The first thing you'll notice is the gorgeous front cover shot of A Swift Flight of Fancy. Capturing Sennen's quintessential golden granite glowing beneath an unbelievably blue sky this alone will do a lot to sell both the guide and area. Disguised by this glorious light and seductive rock some will notice something symbolic of the ugly side of Cornwall, the innocent looking Red Rose face, epicentre of one of the country's longest standing and impassioned climbing controversies. This ugly side of Cornish Climbing manages to be almost kept at bay throughout the book, although the cynical may detect that the Edwards' saga (parts I, II, III and IV, the unwritten sequel) is still very close to peoples' hearts. Another thing you'll notice is that the guidebook area is now West Cornwall and not just West Penwith. Most importantly this means that The Lizard is included, a welcome alternative given it's often more climber-friendly climate (not to mention a break in the monotony of climbing on immaculate granite!).

As with other Climbers Club guides, we have the convenience of two removable volumes within one sheath, one for the North Coast and one for the South. A team of 10 authors, edited by Nigel Coe, have been enlisted for job. In this case it would seem that there weren't too many cooks and the result was swifter production than many solo efforts. I imagine that we are also benefiting from a diluting of the strong opinions that seem to surround the West Penwith area!

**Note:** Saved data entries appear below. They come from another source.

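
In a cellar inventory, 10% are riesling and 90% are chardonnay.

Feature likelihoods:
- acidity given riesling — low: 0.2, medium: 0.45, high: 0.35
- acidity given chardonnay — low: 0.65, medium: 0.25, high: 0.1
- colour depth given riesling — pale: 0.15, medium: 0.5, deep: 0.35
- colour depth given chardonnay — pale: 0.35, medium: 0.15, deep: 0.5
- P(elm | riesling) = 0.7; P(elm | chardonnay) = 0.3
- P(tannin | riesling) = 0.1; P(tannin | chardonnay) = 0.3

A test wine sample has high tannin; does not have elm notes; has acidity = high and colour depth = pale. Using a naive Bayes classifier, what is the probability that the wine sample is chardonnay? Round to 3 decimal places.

0.977

riesling: 0.1 × 0.35 × 0.15 × (1−0.7) × 0.1 = 0.0001575
chardonnay: 0.9 × 0.1 × 0.35 × (1−0.3) × 0.3 = 0.006615
P(chardonnay | x) = 0.006615 / 0.0067725 ≈ 0.977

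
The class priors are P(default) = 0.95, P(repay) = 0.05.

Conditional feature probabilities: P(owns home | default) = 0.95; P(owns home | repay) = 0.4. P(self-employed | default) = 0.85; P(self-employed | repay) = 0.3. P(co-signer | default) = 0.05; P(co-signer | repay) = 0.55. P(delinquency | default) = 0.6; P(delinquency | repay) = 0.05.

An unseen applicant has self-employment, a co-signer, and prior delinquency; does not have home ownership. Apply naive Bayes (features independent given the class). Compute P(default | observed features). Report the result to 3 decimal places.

default: 0.95 × (1−0.95) × 0.85 × 0.05 × 0.6 = 0.00121125
repay: 0.05 × (1−0.4) × 0.3 × 0.55 × 0.05 = 0.0002475
P(default | x) = 0.00121125 / 0.00145875 ≈ 0.830

0.830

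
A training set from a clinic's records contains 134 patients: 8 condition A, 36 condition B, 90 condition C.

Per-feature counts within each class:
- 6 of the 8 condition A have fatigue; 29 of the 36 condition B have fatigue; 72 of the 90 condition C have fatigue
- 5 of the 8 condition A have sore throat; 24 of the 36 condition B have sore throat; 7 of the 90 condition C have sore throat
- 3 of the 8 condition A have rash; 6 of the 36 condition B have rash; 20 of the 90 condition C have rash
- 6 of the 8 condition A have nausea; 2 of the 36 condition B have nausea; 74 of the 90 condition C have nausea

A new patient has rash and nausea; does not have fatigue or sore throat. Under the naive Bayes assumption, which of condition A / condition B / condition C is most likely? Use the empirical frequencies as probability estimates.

condition A: (8/134) × (2/8) × (3/8) × (3/8) × (6/8) ≈ 0.00157416
condition B: (36/134) × (7/36) × (12/36) × (6/36) × (2/36) ≈ 0.000161231
condition C: (90/134) × (18/90) × (83/90) × (20/90) × (74/90) ≈ 0.022635
Highest score → condition C.

condition C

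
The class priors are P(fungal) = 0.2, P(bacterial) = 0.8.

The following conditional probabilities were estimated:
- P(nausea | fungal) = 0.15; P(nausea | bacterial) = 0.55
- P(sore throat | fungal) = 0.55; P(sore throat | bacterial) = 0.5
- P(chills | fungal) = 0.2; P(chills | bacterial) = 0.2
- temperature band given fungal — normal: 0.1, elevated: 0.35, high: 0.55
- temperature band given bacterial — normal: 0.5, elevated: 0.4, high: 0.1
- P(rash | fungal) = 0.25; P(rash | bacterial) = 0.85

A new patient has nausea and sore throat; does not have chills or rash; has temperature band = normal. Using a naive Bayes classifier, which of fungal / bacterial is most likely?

fungal: 0.2 × 0.15 × 0.55 × (1−0.2) × 0.1 × (1−0.25) = 0.00099
bacterial: 0.8 × 0.55 × 0.5 × (1−0.2) × 0.5 × (1−0.85) = 0.0132
Highest score → bacterial.

bacterial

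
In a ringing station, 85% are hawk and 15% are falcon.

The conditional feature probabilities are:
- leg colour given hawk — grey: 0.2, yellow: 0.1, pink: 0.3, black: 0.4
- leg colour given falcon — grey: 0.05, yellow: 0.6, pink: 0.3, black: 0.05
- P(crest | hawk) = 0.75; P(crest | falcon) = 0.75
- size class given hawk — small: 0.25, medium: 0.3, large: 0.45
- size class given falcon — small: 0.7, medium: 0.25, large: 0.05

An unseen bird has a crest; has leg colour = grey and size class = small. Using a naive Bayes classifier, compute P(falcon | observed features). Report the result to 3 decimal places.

0.110

hawk: 0.85 × 0.2 × 0.75 × 0.25 = 0.031875
falcon: 0.15 × 0.05 × 0.75 × 0.7 = 0.0039375
P(falcon | x) = 0.0039375 / 0.0358125 ≈ 0.110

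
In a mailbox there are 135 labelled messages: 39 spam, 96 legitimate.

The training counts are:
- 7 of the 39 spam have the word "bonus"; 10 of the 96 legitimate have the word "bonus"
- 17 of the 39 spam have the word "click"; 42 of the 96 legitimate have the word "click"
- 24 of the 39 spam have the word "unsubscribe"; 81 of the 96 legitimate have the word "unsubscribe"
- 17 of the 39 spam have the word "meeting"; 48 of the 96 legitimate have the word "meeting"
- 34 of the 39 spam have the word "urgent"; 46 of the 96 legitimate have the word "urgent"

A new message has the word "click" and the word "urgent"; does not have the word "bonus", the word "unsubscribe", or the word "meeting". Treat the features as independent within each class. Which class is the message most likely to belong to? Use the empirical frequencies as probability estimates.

spam: (39/135) × (32/39) × (17/39) × (15/39) × (22/39) × (34/39) ≈ 0.0195434
legitimate: (96/135) × (86/96) × (42/96) × (15/96) × (48/96) × (46/96) ≈ 0.0104332
Highest score → spam.

spam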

Although most of the older route grades are now settled we do see some changes. This, in my opinion, has not always lead to improved accuracy. To pick a few instances, Grande Plage has gone back down to E2 6a from E3 6a; Mean Streets has dropped to E4 6a from E4 6b; High Street Blues has gone up to E5 6a from E4 6a. Now this is obviously nit picking and entirely based on my own opinion, but "if it ain't broke don't fix it!" What's wrong with having an "easy" 6b or a "tricky" E4 - now we have an "easy" E5, a "tricky" 6a and a "bloody desperate sandbag of an E2!". One upgrade that will be universally welcomed is that of Terriers Tooth, Chair Ladder's classic V.Diff which has gone up to HS - about time too given it's very poorly protected 4b first pitch! It is interesting to note that some older Mark Edwards' older routes have seen upgrades from the last CC guide, sometimes restoring them to their initial grade, and sometimes with value added! More controversially, many of the recent hard routes have seen some radical grade changing between first ascent grade and guidebook. For instance, Prayer to a Raven, claimed at E9, drops to E7 and Virtual Insanity E6/7 6c is devalued to E5 6b - maybe more about this should be included for trainspotters like me?

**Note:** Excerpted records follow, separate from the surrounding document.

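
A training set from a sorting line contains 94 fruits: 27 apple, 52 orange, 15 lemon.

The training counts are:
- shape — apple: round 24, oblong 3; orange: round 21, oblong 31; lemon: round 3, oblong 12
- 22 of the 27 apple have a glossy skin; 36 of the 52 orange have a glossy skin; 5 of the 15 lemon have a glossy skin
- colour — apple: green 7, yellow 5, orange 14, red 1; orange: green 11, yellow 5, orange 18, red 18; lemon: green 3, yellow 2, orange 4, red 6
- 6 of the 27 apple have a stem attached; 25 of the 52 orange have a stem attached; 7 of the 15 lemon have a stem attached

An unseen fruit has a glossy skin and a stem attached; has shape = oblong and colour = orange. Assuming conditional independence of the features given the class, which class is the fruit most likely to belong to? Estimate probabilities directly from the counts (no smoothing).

apple: (27/94) × (3/27) × (22/27) × (14/27) × (6/27) ≈ 0.00299643
orange: (52/94) × (31/52) × (36/52) × (18/52) × (25/52) ≈ 0.0379961
lemon: (15/94) × (12/15) × (5/15) × (4/15) × (7/15) ≈ 0.00529551
Highest score → orange.

orange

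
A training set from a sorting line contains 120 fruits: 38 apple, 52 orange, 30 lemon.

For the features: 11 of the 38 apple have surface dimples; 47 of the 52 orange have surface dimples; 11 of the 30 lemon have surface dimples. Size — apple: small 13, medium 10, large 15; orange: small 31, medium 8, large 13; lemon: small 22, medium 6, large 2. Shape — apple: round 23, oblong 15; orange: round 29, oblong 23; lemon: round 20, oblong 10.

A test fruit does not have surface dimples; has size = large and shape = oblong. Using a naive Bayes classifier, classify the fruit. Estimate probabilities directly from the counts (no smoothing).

apple: (38/120) × (27/38) × (15/38) × (15/38) ≈ 0.0350589
orange: (52/120) × (5/52) × (13/52) × (23/52) ≈ 0.00460737
lemon: (30/120) × (19/30) × (2/30) × (10/30) ≈ 0.00351852
Highest score → apple.

apple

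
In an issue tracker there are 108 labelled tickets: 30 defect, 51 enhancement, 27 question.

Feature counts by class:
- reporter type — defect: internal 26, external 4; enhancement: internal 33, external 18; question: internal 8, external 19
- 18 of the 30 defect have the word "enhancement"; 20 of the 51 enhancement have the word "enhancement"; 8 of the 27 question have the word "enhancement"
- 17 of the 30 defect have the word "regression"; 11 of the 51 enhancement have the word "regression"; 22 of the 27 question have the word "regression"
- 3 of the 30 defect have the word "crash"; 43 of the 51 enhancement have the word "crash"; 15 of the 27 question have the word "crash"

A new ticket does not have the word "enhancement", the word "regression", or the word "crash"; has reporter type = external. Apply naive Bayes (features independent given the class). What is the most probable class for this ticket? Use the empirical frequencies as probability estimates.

defect: (30/108) × (4/30) × (12/30) × (13/30) × (27/30) ≈ 0.00577778
enhancement: (51/108) × (18/51) × (31/51) × (40/51) × (8/51) ≈ 0.0124638
question: (27/108) × (19/27) × (19/27) × (5/27) × (12/27) ≈ 0.0101893
Highest score → enhancement.

enhancement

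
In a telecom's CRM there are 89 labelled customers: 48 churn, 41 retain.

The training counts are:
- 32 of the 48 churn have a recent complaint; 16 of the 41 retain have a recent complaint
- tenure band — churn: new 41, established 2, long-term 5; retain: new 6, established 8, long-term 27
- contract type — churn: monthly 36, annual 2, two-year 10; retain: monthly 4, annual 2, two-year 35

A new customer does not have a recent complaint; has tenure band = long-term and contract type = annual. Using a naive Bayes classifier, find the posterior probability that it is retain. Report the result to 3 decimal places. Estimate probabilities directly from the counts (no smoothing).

churn: (48/89) × (16/48) × (5/48) × (2/48) ≈ 0.000780275
retain: (41/89) × (25/41) × (27/41) × (2/41) ≈ 0.00902352
P(retain | x) = 0.00902352 / 0.009803795 ≈ 0.920

0.920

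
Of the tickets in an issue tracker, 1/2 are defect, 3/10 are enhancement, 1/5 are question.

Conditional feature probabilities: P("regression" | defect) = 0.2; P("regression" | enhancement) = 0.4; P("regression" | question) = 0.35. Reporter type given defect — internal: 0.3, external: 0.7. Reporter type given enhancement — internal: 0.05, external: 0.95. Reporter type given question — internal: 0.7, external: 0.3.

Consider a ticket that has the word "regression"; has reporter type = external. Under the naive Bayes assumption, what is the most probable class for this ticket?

defect: 0.5 × 0.2 × 0.7 = 0.07
enhancement: 0.3 × 0.4 × 0.95 = 0.114
question: 0.2 × 0.35 × 0.3 = 0.021
Highest score → enhancement.

enhancement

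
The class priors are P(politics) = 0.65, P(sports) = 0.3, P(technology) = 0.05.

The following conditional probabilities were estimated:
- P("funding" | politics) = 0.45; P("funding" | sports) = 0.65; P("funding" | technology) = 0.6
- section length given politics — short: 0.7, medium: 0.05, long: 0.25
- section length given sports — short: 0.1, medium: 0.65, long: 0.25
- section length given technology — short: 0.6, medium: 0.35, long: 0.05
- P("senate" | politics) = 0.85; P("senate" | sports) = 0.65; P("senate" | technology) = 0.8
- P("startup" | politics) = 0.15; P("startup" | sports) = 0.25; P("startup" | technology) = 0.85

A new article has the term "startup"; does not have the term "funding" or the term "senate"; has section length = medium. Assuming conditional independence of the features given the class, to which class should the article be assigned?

sports

politics: 0.65 × (1−0.45) × 0.05 × (1−0.85) × 0.15 = 0.0004021875
sports: 0.3 × (1−0.65) × 0.65 × (1−0.65) × 0.25 = 0.005971875
technology: 0.05 × (1−0.6) × 0.35 × (1−0.8) × 0.85 = 0.00119
Highest score → sports.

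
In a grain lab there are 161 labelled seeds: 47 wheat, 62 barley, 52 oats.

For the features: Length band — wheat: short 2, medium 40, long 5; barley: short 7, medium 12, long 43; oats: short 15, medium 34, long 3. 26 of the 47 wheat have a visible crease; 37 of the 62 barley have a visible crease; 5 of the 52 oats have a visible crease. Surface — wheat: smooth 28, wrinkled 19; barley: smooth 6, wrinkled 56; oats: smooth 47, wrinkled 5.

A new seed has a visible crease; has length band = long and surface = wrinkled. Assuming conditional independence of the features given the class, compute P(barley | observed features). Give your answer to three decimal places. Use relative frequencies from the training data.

0.953

wheat: (47/161) × (5/47) × (26/47) × (19/47) ≈ 0.00694505
barley: (62/161) × (43/62) × (37/62) × (56/62) ≈ 0.143962
oats: (52/161) × (3/52) × (5/52) × (5/52) ≈ 0.000172278
P(barley | x) = 0.143962 / 0.151079328 ≈ 0.953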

None of the bits I've waffled about will have any consequence for the Joe/Jo climber, so now lets have a look from a different light. The sea cliffs of West Cornwall provide some of the finest traditional climbing in the country and a look at this guide gets that across. We have a large number of inspiring photos from the likes of David Simmonite, Nick Hancock not to mention a host of other skilled camera users. I particularly liked seeing a drenched Ken Palmer after having a trip to the "green room", usually the preserve of surfers! Another visually enhancing facet are the superb drawings from Pete O Sullivan, an artist in his own right (he was on the telly recently!), not to mention Don Sargeant's usual high standard of topo diagrams and maps. The guide contains more crag diagrams than the last one, a fact that will appeal to many. It would seem that competition with topo reliant guides is having a good effect - as they say a good topo or crag diagram speaks a zillion words! We also have a wealth of information to entice us away from the usual crags of Bosigran, Sennen and Chair Ladder.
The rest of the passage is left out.